Tanıdığım bir aile vardı. İki kardeş idiler. Küçüğü Almanya'ya gitmişti. Büyüğü burada esnaflık yaparak geçiniyorlardı. Almanya'daki kardeş gelip Urfa'da yaşayan abisinin kızını oğluna istemişti. Düğünlü dernekli bir evlilikle yapmışlar. Kızı alıp Almanya'ya götürmüşlerdi. Aradan birkaç yıl geçmişti. Urfa'da ki Abisi de onun kızını oğluna istemişti. Almanya'da ki aldığı genel bilgi ve kültür sayesinde akraba evliliklerinin doğru olmadığını onun için kızını ona vermeyeceğini söylemişti.

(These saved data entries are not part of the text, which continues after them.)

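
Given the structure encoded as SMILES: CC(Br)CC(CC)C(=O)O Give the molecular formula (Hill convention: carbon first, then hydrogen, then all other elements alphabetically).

Walk through each heavy atom and fill implicit hydrogens from standard valence (C 4, N 3, O 2, S 2, halogen 1):
  atom 1: C, bond orders sum to 1 (valence 4) → 3 H
  atom 2: C, bond orders sum to 3 (valence 4) → 1 H
  atom 3: Br (halogen, monovalent) → 0 H
  atom 4: C, bond orders sum to 2 (valence 4) → 2 H
  atom 5: C, bond orders sum to 3 (valence 4) → 1 H
  atom 6: C, bond orders sum to 2 (valence 4) → 2 H
  atom 7: C, bond orders sum to 1 (valence 4) → 3 H
  atom 8: C, bond orders sum to 4 (valence 4) → 0 H
  atom 9: O, bond orders sum to 2 (valence 2) → 0 H
  atom 10: O, bond orders sum to 1 (valence 2) → 1 H
Totals → C:7, H:13, Br:1, O:2.
In Hill order: C7H13BrO2.

C7H13BrO2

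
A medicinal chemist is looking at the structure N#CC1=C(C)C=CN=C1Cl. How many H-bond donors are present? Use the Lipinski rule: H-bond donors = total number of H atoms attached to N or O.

Donors: find every N or O and count the H atoms it carries.
  atom 1 (N): bond orders sum to 3 → 0 H
  atom 8 (N): bond orders sum to 3 → 0 H
Lipinski HBD = 0.

0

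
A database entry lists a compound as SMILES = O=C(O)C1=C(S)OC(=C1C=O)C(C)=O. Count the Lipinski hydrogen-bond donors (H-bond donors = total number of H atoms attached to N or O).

Donors: find every N or O and count the H atoms it carries.
  atom 1 (O): bond orders sum to 2 → 0 H
  atom 3 (O): bond orders sum to 1 → 1 H
  atom 7 (O): bond orders sum to 2 → 0 H
  atom 11 (O): bond orders sum to 2 → 0 H
  atom 14 (O): bond orders sum to 2 → 0 H
Lipinski HBD = 1.

1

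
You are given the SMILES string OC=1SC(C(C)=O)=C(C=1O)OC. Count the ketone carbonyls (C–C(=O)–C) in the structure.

The ketone motif appears at heavy-atom position 5 in the SMILES.
Other groups present: 1 ether, 2 hydroxyl.
Ketone count: 1.

1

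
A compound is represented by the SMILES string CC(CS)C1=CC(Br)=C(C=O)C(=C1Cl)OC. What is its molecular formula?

Walk through each heavy atom and fill implicit hydrogens from standard valence (C 4, N 3, O 2, S 2, halogen 1):
  atom 1: C, bond orders sum to 1 (valence 4) → 3 H
  atom 2: C, bond orders sum to 3 (valence 4) → 1 H
  atom 3: C, bond orders sum to 2 (valence 4) → 2 H
  atom 4: S, bond orders sum to 1 (valence 2) → 1 H
  atom 5: C, bond orders sum to 4 (valence 4) → 0 H
  atom 6: C, bond orders sum to 3 (valence 4) → 1 H
  atom 7: C, bond orders sum to 4 (valence 4) → 0 H
  atom 8: Br (halogen, monovalent) → 0 H
  atom 9: C, bond orders sum to 4 (valence 4) → 0 H
  atom 10: C, bond orders sum to 3 (valence 4) → 1 H
  atom 11: O, bond orders sum to 2 (valence 2) → 0 H
  atom 12: C, bond orders sum to 4 (valence 4) → 0 H
  atom 13: C, bond orders sum to 4 (valence 4) → 0 H
  atom 14: Cl (halogen, monovalent) → 0 H
  atom 15: O, bond orders sum to 2 (valence 2) → 0 H
  atom 16: C, bond orders sum to 1 (valence 4) → 3 H
Totals → C:11, H:12, Br:1, Cl:1, O:2, S:1.

C11H12BrClO2S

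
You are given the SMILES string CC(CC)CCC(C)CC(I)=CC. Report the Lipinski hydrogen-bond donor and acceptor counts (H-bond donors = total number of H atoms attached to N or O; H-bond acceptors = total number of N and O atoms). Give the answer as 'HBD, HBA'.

0, 0

Donors: find every N or O and count the H atoms it carries.
  (no N or O atoms present)
Lipinski HBD = 0.
Acceptors: N atoms = 0, O atoms = 0 → HBA = 0.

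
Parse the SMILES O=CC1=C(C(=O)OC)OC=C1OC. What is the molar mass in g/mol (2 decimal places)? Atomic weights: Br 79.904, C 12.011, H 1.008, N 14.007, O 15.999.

184.15 g/mol

First, the molecular formula is C8H8O5 (counting implicit H from valence).
  C: 8 × 12.011 = 96.088
  H: 8 × 1.008 = 8.064
  O: 5 × 15.999 = 79.995
Sum: 8×12.011 + 8×1.008 + 5×15.999 = 184.147 → 184.15 g/mol.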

Eğer kızını ona verirsi o Urfa'da esnaflık yapanın oğlunu da Almanya'ya götürmek zorundaydı. Bunu da abisi kabul etmiyordu. Üstelik kızı eğitimli idi… Almanya'da ki bunu kabul etmemiş ve akraba evliliklerinde çocukların sakat doğacağını öğrenmişti. Abisini tatlılıkla vazgeçirmek istemişti. Abisi 'ben sana kızımı verdim sakat çocukları olmadı, neden oğlumun ki sakat olacak' dese de Almancı 'bunların ki olmadı ama onlar olabilir' düşüncesiyle bu tür evliliğe karşı geliyordu. Urfa'da bir doktora gidip fikir danışırlar. Doktor 'benimle eşim arasında hiçbir akrabalık bağı yoktur. Neslimiz, ırkımız birbirinden çok uzak. Bir çocuğum oldu o da sakat. Tıp bu tür evlilikleri kabul etmiyor. Yine de her şey Allah'tan' deyip onları gönderir. Almanya'daki kızını vermeyince Urfa'da ki mutlaka kızını boşamasını istedi ama kızın mutlu bir evliliği vardı ve kız geri gelmedi.

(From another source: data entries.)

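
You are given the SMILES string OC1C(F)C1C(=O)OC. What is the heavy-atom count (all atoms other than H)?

Every atom symbol written in the SMILES (organic subset) is one heavy atom; implicit H are not written.
Heavy atoms by element → C:5, F:1, O:3.
Total: 9.

9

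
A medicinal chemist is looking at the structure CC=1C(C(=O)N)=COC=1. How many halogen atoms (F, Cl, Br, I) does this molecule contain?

0

Scan the SMILES for the halogen motif — none present.
Groups that are present: 1 amide.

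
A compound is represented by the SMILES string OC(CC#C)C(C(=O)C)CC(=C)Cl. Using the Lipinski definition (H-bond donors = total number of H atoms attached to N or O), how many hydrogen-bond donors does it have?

Donors: find every N or O and count the H atoms it carries.
  atom 1 (O): bond orders sum to 1 → 1 H
  atom 8 (O): bond orders sum to 2 → 0 H
Lipinski HBD = 1.

1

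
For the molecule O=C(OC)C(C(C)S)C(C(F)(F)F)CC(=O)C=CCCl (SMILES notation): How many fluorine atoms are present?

Scan the SMILES for F atoms (remember two-letter symbols like Cl and Br are single atoms).
Fluorine count: 3.

3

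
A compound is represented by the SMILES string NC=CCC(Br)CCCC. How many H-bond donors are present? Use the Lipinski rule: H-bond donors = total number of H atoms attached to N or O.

2

Donors: find every N or O and count the H atoms it carries.
  atom 1 (N): bond orders sum to 1 → 2 H
Lipinski HBD = 2.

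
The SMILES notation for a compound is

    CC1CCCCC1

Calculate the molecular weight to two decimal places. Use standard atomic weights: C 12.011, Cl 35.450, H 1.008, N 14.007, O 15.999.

First, the molecular formula is C7H14 (counting implicit H from valence).
  C: 7 × 12.011 = 84.077
  H: 14 × 1.008 = 14.112
Sum: 7×12.011 + 14×1.008 = 98.189 → 98.19 g/mol.

98.19 g/mol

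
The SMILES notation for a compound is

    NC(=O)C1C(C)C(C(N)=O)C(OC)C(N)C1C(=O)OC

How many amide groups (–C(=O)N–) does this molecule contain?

The amide motif appears at heavy-atom positions 2, 8 in the SMILES.
Other groups present: 1 ester, 1 ether, 1 primary amine.
Amide count: 2.

2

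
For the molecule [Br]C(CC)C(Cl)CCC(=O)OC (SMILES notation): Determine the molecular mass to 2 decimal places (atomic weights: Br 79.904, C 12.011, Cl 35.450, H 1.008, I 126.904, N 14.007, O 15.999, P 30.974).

257.55 g/mol

First, the molecular formula is C8H14BrClO2 (counting implicit H from valence).
  Br: 1 × 79.904 = 79.904
  C: 8 × 12.011 = 96.088
  Cl: 1 × 35.450 = 35.450
  H: 14 × 1.008 = 14.112
  O: 2 × 15.999 = 31.998
Sum: 1×79.904 + 8×12.011 + 1×35.450 + 14×1.008 + 2×15.999 = 257.552 → 257.55 g/mol.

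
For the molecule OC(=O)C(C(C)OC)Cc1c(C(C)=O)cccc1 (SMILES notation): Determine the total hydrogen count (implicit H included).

18

Walk through each heavy atom and fill implicit hydrogens from standard valence (C 4, N 3, O 2, S 2, halogen 1); for lowercase aromatic atoms, an aromatic c carries 1 H when it has two neighbours and 0 H with three, and aromatic n carries 0 H:
  atom 1: O, bond orders sum to 1 (valence 2) → 1 H
  atom 2: C, bond orders sum to 4 (valence 4) → 0 H
  atom 3: O, bond orders sum to 2 (valence 2) → 0 H
  atom 4: C, bond orders sum to 3 (valence 4) → 1 H
  atom 5: C, bond orders sum to 3 (valence 4) → 1 H
  atom 6: C, bond orders sum to 1 (valence 4) → 3 H
  atom 7: O, bond orders sum to 2 (valence 2) → 0 H
  atom 8: C, bond orders sum to 1 (valence 4) → 3 H
  atom 9: C, bond orders sum to 2 (valence 4) → 2 H
  atom 10: aromatic c, 3 neighbours → 0 H
  atom 11: aromatic c, 3 neighbours → 0 H
  atom 12: C, bond orders sum to 4 (valence 4) → 0 H
  atom 13: C, bond orders sum to 1 (valence 4) → 3 H
  atom 14: O, bond orders sum to 2 (valence 2) → 0 H
  atom 15: aromatic c, 2 neighbours → 1 H
  atom 16: aromatic c, 2 neighbours → 1 H
  atom 17: aromatic c, 2 neighbours → 1 H
  atom 18: aromatic c, 2 neighbours → 1 H
Total hydrogens: 18.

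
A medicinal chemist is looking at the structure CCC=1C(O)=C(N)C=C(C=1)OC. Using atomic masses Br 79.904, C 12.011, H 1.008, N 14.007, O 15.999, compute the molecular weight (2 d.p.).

167.21 g/mol

First, the molecular formula is C9H13NO2 (counting implicit H from valence).
  C: 9 × 12.011 = 108.099
  H: 13 × 1.008 = 13.104
  N: 1 × 14.007 = 14.007
  O: 2 × 15.999 = 31.998
Sum: 9×12.011 + 13×1.008 + 1×14.007 + 2×15.999 = 167.208 → 167.21 g/mol.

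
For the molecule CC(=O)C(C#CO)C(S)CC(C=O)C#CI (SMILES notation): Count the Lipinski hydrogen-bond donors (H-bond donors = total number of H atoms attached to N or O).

Donors: find every N or O and count the H atoms it carries.
  atom 3 (O): bond orders sum to 2 → 0 H
  atom 7 (O): bond orders sum to 1 → 1 H
  atom 13 (O): bond orders sum to 2 → 0 H
Lipinski HBD = 1.

1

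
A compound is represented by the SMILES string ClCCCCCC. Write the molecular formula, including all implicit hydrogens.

Walk through each heavy atom and fill implicit hydrogens from standard valence (C 4, N 3, O 2, S 2, halogen 1):
  atom 1: Cl (halogen, monovalent) → 0 H
  atom 2: C, bond orders sum to 2 (valence 4) → 2 H
  atom 3: C, bond orders sum to 2 (valence 4) → 2 H
  atom 4: C, bond orders sum to 2 (valence 4) → 2 H
  atom 5: C, bond orders sum to 2 (valence 4) → 2 H
  atom 6: C, bond orders sum to 2 (valence 4) → 2 H
  atom 7: C, bond orders sum to 1 (valence 4) → 3 H
Totals → C:6, H:13, Cl:1.
In Hill order: C6H13Cl.

C6H13Cl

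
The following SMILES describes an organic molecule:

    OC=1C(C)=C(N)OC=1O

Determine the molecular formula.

C5H7NO3

Walk through each heavy atom and fill implicit hydrogens from standard valence (C 4, N 3, O 2, S 2, halogen 1):
  atom 1: O, bond orders sum to 1 (valence 2) → 1 H
  atom 2: C, bond orders sum to 4 (valence 4) → 0 H
  atom 3: C, bond orders sum to 4 (valence 4) → 0 H
  atom 4: C, bond orders sum to 1 (valence 4) → 3 H
  atom 5: C, bond orders sum to 4 (valence 4) → 0 H
  atom 6: N, bond orders sum to 1 (valence 3) → 2 H
  atom 7: O, bond orders sum to 2 (valence 2) → 0 H
  atom 8: C, bond orders sum to 4 (valence 4) → 0 H
  atom 9: O, bond orders sum to 1 (valence 2) → 1 H
Totals → C:5, H:7, N:1, O:3.
In Hill order: C5H7NO3.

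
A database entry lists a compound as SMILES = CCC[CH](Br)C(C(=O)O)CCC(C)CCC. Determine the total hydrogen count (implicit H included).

25

Walk through each heavy atom and fill implicit hydrogens from standard valence (C 4, N 3, O 2, S 2, halogen 1):
  atom 1: C, bond orders sum to 1 (valence 4) → 3 H
  atom 2: C, bond orders sum to 2 (valence 4) → 2 H
  atom 3: C, bond orders sum to 2 (valence 4) → 2 H
  atom 4: C with explicit H count 1
  atom 5: Br (halogen, monovalent) → 0 H
  atom 6: C, bond orders sum to 3 (valence 4) → 1 H
  atom 7: C, bond orders sum to 4 (valence 4) → 0 H
  atom 8: O, bond orders sum to 2 (valence 2) → 0 H
  atom 9: O, bond orders sum to 1 (valence 2) → 1 H
  atom 10: C, bond orders sum to 2 (valence 4) → 2 H
  atom 11: C, bond orders sum to 2 (valence 4) → 2 H
  atom 12: C, bond orders sum to 3 (valence 4) → 1 H
  atom 13: C, bond orders sum to 1 (valence 4) → 3 H
  atom 14: C, bond orders sum to 2 (valence 4) → 2 H
  atom 15: C, bond orders sum to 2 (valence 4) → 2 H
  atom 16: C, bond orders sum to 1 (valence 4) → 3 H
Total hydrogens: 25.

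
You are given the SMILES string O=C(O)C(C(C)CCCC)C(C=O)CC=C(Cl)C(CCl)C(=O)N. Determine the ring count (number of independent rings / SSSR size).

In SMILES, each pair of matching ring-closure digits denotes one ring-closing bond; the number of such bonds equals the number of independent rings.
Ring-closure bonds here: 0.

0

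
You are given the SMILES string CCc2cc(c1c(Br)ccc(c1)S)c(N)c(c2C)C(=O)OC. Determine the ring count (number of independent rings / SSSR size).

In SMILES, each pair of matching ring-closure digits denotes one ring-closing bond; the number of such bonds equals the number of independent rings.
Ring-closure bonds here: 2.

2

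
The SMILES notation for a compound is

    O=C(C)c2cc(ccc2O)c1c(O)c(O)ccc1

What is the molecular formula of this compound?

Walk through each heavy atom and fill implicit hydrogens from standard valence (C 4, N 3, O 2, S 2, halogen 1); for lowercase aromatic atoms, an aromatic c carries 1 H when it has two neighbours and 0 H with three, and aromatic n carries 0 H:
  atom 1: O, bond orders sum to 2 (valence 2) → 0 H
  atom 2: C, bond orders sum to 4 (valence 4) → 0 H
  atom 3: C, bond orders sum to 1 (valence 4) → 3 H
  atom 4: aromatic c, 3 neighbours → 0 H
  atom 5: aromatic c, 2 neighbours → 1 H
  atom 6: aromatic c, 3 neighbours → 0 H
  atom 7: aromatic c, 2 neighbours → 1 H
  atom 8: aromatic c, 2 neighbours → 1 H
  atom 9: aromatic c, 3 neighbours → 0 H
  atom 10: O, bond orders sum to 1 (valence 2) → 1 H
  atom 11: aromatic c, 3 neighbours → 0 H
  atom 12: aromatic c, 3 neighbours → 0 H
  atom 13: O, bond orders sum to 1 (valence 2) → 1 H
  atom 14: aromatic c, 3 neighbours → 0 H
  atom 15: O, bond orders sum to 1 (valence 2) → 1 H
  atom 16: aromatic c, 2 neighbours → 1 H
  atom 17: aromatic c, 2 neighbours → 1 H
  atom 18: aromatic c, 2 neighbours → 1 H
Totals → C:14, H:12, O:4.

C14H12O4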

Karşılıklı değişik yapanlar, 'berdel' usulü evlenenlerden biri mutsuz olunca diğeri de boşanmak zorunda kalır. Bunu yapmayanlar da vardır. Ancak 'bu zamanda böylesi de var mı?' diyenlere 2015 yılında benimle aynı bina da kiracı oturan üstelik devlet dairesinde görevli birisinde gördüm. Cahil/eğitimsiz insanlar olduğu sürece bu iş uzar gider.
İşte Urfa doğal güzellikleri, tarihi ve kültürel mirası, kutsal mekanları ile anılırken kimi zaman bu tür olaylara da rastlanmaktadır. Urfa'da yıllar önce türküye konu olmuş böyle bir olay yaşanmış. Kadınlar bu türküyü söylediklerinde emimoğlu der. Türkücü erkek olunca emimkızı deyip nağmeleştirirler.
El eyvana yatak serdim yumuşak /
Emmim oğlu koynuma girdi bir uşak
Öpmesi yok sevmesi yok konuşak
Ana beni bir çocuğa verdiler
Verdiler de vebalime girdiler
El eyvana yatak serdim buz gibi
Emmim oğlu koynuma girdi kız gibi
Öpmesi yok sevmesi yok buz gibi
Ana beni bir çocuğa verdiler
Verdiler de vebalime girdiler...
Bu olay binlerce olaydan biridir. Bu türküye konu olmuşsa da türkü olmayan hikayesi duyulmayan üstü örtülen, ölümle sonuçlanan, büyük düşmanlıklara neden olan olaylar vardır.
Bir genç kışkırtılır' ben emim kızını kimseye yar etmem, ya evde oturur saçlarını ağartır ya toprağın olur' gibi tehditler, güç gösterisinde bulunanlar olduğu söylense de kavgalıları gördüm nedense mutlu olana rastlamadım.